I'm starting to really want to eat for an additional reason: tube feeding is boring and slow. I crave tasting a variety of foods again, and I also look forward to snacking.

The other side effect I have to deal with is my hearing. It is significantly suppressed. Hearing loss, usually temporary but sometimes permanent, is a side effect of the chemotherapy I received. Mine could also be partially due to the persistent sinus infections I have had throughout this experience.

Regardless of the cause, the hearing loss makes me feel disconnected from the world. It's very difficult to track a conversation in a room with noise or with multiple conversations going on. I can't hear some sounds at all (for example, electronic beeps), but others feel amplified - like the sound of a metal pan hitting the hard countertop or glasses clinking. When someone is cleaning up the kitchen or loading or unloading the dishwasher it feels like that's all I can hear.

The current sinus infection (number four if you're keeping track - or maybe they have all been the same one waxing and waning) is threatening to resolve. I just finished a two-week course of Levoquin on Thursday. That's the fourth course of antibiotics. I still have some evidence of infection (yellow blobs in the mucous) but they are fewer. Also, the antibiotic continues to work for a few days after completion of the course. I'll keep a much closer eye on it this time and deal with it at the first sign that it is waxing again. The inability to resolve it is also related to my compromised immune system.
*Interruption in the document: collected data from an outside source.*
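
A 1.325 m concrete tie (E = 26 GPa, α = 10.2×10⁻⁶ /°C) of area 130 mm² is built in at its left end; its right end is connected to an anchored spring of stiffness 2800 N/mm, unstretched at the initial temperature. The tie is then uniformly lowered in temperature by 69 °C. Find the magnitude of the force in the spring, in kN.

The unrestrained thermal change is αΔT L = 10.2×10⁻⁶ × 69 × 1325 = 0.9325 mm.
With a force P in the spring, the elastic change of the tie is PL/(AE) and that of the spring is P/k; compatibility requires their sum to equal δ_free.
P [ L/(AE) + 1/k ] = δ_free → P [ 1325/(130×26×10³) + 1/(2800) ] = 0.9325.
P = 0.9325 / 0.0007492 = 1245 N.

P ≈ 1.24 kN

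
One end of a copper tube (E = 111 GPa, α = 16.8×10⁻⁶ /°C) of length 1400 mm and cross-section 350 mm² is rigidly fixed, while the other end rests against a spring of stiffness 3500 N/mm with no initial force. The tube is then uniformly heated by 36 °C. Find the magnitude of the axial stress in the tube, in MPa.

σ ≈ 7.52 MPa (compressive)

The unrestrained thermal change is αΔT L = 16.8×10⁻⁶ × 36 × 1400 = 0.8467 mm.
Let P be the compressive force at the spring. The tube shortens elastically by PL/(AE) and the spring compresses by P/k; together these equal δ_free.
P [ L/(AE) + 1/k ] = δ_free → P [ 1400/(350×111×10³) + 1/(3500) ] = 0.8467.
P = 0.8467 / 0.0003218 = 2632 N.
σ = P/A = 2632/350 = 7.519 MPa.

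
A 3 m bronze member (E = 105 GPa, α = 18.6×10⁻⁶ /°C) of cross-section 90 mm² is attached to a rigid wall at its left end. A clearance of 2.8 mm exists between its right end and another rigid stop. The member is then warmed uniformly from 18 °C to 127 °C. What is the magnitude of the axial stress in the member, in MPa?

σ ≈ 115 MPa (compressive)

Free thermal elongation = αΔT L = 18.6×10⁻⁶ × 109 × 3000 = 6.082 mm.
This exceeds the 2.8 mm gap, so the wall pushes back. The portion of expansion that must be recovered elastically is δ_free − gap = 6.082 − 2.8 = 3.282 mm.
That suppressed elongation corresponds to σ = E·Δ/L = 105×10³ × 3.282/3000 = 114.9 MPa.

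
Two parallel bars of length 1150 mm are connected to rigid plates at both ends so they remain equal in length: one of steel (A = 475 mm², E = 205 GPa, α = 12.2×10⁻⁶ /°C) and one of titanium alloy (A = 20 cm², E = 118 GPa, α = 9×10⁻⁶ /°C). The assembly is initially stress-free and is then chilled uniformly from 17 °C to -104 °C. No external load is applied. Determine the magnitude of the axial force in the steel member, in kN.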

Doctor Rad was a little concerned about depression. It is apparently pretty common for people in this phase of "survivorship" to experience depression or even temporary Post-Traumatic Stress Disorder (PTSD). Dana Farber has psychiatrists on staff just for that reason. I made an appointment to see one next week. I don't feel dangerously depressed, but I do have to admit that I am a little depressed by the slow and uneven pace of recovery. In a "two steps forward one step back" world I don't deal so well with the "one step back" parts. Patience is not one of my strongest virtues.
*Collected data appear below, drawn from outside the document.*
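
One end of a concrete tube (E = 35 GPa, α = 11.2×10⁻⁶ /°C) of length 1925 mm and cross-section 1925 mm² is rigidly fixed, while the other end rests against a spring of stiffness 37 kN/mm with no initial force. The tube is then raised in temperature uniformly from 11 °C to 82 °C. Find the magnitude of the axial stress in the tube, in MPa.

σ ≈ 14.3 MPa (compressive)

The unrestrained thermal change is αΔT L = 11.2×10⁻⁶ × 71 × 1925 = 1.531 mm.
Let P be the compressive force at the spring. The tube shortens elastically by PL/(AE) and the spring compresses by P/k; together these equal δ_free.
So P = δ_free / [L/(AE) + 1/k] = 1.531 / [ 1925/(1925×35×10³) + 1/(37×10³) ].
P = 1.531 / 5.56×10⁻⁵ = 27530 N.
σ = P/A = 27530/1925 = 14.3 MPa.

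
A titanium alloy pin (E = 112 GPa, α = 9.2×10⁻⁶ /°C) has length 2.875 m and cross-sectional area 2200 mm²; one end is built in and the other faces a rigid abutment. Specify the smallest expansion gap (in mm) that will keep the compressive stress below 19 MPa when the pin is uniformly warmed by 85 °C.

With no wall the pin would lengthen by αΔT L = 9.2×10⁻⁶ × 85 × 2875 = 2.248 mm.
A stress of 19 MPa corresponds to the wall pushing the pin back by σL/E = 19×2875/(112×10³) = 0.4877 mm.
The gap must absorb the remainder: g_min = 2.248 − 0.4877 = 1.761 mm.

g ≈ 1.76 mm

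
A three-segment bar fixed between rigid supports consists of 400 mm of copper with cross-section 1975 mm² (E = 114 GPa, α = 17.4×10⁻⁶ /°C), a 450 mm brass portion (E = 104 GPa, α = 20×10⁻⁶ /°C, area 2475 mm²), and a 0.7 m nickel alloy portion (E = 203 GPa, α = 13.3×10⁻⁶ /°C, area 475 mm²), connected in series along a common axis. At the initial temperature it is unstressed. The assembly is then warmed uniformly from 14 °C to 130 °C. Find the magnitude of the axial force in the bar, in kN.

P ≈ 272 kN (compressive)

Free thermal expansion of the whole bar: Σ αᵢΔT Lᵢ = 17.4×10⁻⁶×116×400 + 20×10⁻⁶×116×450 + 13.3×10⁻⁶×116×700 = 2.931 mm.
Since the ends are fixed, an axial force P builds up, equal in every segment, with P · Σ Lᵢ/(AᵢEᵢ) = δ_free.
Σ Lᵢ/(AᵢEᵢ) = 400/(1975×114×10³) + 450/(2475×104×10³) + 700/(475×203×10³) = 1.078×10⁻⁵ mm/N.
So P = 2.931 / 1.078×10⁻⁵ = 271.8 kN, compressive.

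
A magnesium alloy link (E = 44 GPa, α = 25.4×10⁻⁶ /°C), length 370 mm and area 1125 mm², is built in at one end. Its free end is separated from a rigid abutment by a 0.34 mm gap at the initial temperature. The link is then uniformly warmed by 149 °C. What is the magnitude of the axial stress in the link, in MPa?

σ ≈ 126 MPa (compressive)

If the wall were absent the link would grow by αΔT L = 25.4×10⁻⁶ × 149 × 370 = 1.4 mm.
After closing the 0.34 mm clearance, 1.4 − 0.34 = 1.06 mm of expansion remains to be suppressed by the wall.
Compatibility: PL/(AE) = 1.06 mm, so σ = P/A = E × (1.06/370) = 126.1 MPa.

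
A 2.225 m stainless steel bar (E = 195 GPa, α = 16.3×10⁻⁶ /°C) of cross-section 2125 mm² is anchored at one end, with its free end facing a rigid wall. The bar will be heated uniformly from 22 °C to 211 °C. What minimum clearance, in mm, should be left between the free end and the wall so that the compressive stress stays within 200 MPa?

g ≈ 4.57 mm

Free expansion if unrestrained: δ_free = αΔT L = 16.3×10⁻⁶ × 189 × 2225 = 6.855 mm.
At the allowable stress the elastic shortening the wall may impose is σL/E = 200 × 2225 / (195×10³) = 2.282 mm.
So the gap has to take up the difference, g_min = δ_free − σL/E = 6.855 − 2.282 = 4.573 mm.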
So I'm just ticking slowly along at the moment. I take a lot of naps.

Monday, September 2, 2013

Whoa There Big Fella

I was on a roll there for a few days. Today Mister Fatigue has come home to roost.

I didn't get up until 9:00 this morning. During the day I've taken three fairly long naps and I still feel tired. It's 9:00 PM now and I'm ready to go to bed.
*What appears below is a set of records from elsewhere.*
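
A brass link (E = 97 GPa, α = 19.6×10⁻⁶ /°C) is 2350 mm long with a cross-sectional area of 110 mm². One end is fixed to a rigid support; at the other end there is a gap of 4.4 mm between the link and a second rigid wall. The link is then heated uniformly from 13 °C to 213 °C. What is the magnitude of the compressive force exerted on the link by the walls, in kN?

Free thermal elongation = αΔT L = 19.6×10⁻⁶ × 200 × 2350 = 9.212 mm.
After closing the 4.4 mm clearance, 9.212 − 4.4 = 4.812 mm of expansion remains to be suppressed by the wall.
So σ = E(δ_free − g)/L = 97×10³ × 4.812/2350 = 198.6 MPa.
Force on the wall = σA = 198.6 × 110 mm² = 21.85 kN.

P ≈ 21.8 kN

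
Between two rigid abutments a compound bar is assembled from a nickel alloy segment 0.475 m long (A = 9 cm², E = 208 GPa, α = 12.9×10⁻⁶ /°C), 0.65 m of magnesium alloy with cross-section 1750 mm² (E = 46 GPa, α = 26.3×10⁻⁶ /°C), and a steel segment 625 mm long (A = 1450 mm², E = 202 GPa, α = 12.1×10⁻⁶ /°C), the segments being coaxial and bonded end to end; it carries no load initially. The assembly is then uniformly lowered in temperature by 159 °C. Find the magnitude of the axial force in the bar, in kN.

P ≈ 384 kN (tensile)

If the supports were absent, the total length change would be Σ αᵢΔT Lᵢ = 12.9×10⁻⁶×159×475 + 26.3×10⁻⁶×159×650 + 12.1×10⁻⁶×159×625 = 4.895 mm.
The rigid supports impose zero overall length change; the single axial force P common to all segments must satisfy P Σ Lᵢ/(AᵢEᵢ) = δ_free.
Σ Lᵢ/(AᵢEᵢ) = 475/(900×208×10³) + 650/(1750×46×10³) + 625/(1450×202×10³) = 1.275×10⁻⁵ mm/N.
P = 4.895 / 1.275×10⁻⁵ = 384000 N = 384 kN, tensile.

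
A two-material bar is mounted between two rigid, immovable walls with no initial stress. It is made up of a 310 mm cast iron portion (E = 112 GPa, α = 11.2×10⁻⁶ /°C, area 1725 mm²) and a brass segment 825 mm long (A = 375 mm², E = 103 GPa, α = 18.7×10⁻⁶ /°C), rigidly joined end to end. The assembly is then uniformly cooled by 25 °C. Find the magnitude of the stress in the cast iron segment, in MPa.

If the supports were absent, the total length change would be Σ αᵢΔT Lᵢ = 11.2×10⁻⁶×25×310 + 18.7×10⁻⁶×25×825 = 0.4725 mm.
Since the ends are fixed, an axial force P builds up, equal in every segment, with P · Σ Lᵢ/(AᵢEᵢ) = δ_free.
Σ Lᵢ/(AᵢEᵢ) = 310/(1725×112×10³) + 825/(375×103×10³) = 2.296×10⁻⁵ mm/N.
So P = 0.4725 / 2.296×10⁻⁵ = 20.58 kN, tensile.
σ_{cast iron} = P / A = 20580 / 1725 = 11.93 MPa.

σ ≈ 11.9 MPa (tensile)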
I've also only been getting in about 1500 calories per day. I need to make an effort to bump that up over 2000.

That's all for tonight. I'm tired.

Sunday, September 1, 2013

Here Are My Digits

The patient gateway that Dana Farber uses conveniently makes available all of my lab results along with a bunch of other information. For a while I have been wanting to extract that data and show the changes in my blood measurements over time.

Yesterday Big Sister reminded me that the reason my sinus infection is resolving so slowly and I have thrush again is that I am still immune compromised. The high dose Cisplatin did serious damage to my bone marrow and it will take time to rebuild and start producing white blood cells again. White blood cells are the effectors of the immune system.

That conversation prompted me to go look at the numbers and sure enough, my white counts are pretty low. I have to remember that and be careful to wash my hands after being in public, etc. It also means I shouldn't attempt to ride the subway to work any time soon.

This morning I spent a couple of hours extracting the data and putting it in a spreadsheet, which you can see here. The pink color indicates a measurement is outside the normal range. The normal range is shown in the 2nd and 3rd columns.

I've also added a "Labs" link to the right side navigation bar that you can see if you are viewing the blog in a full-sized browser. I'll try to keep the spreadsheet up to date.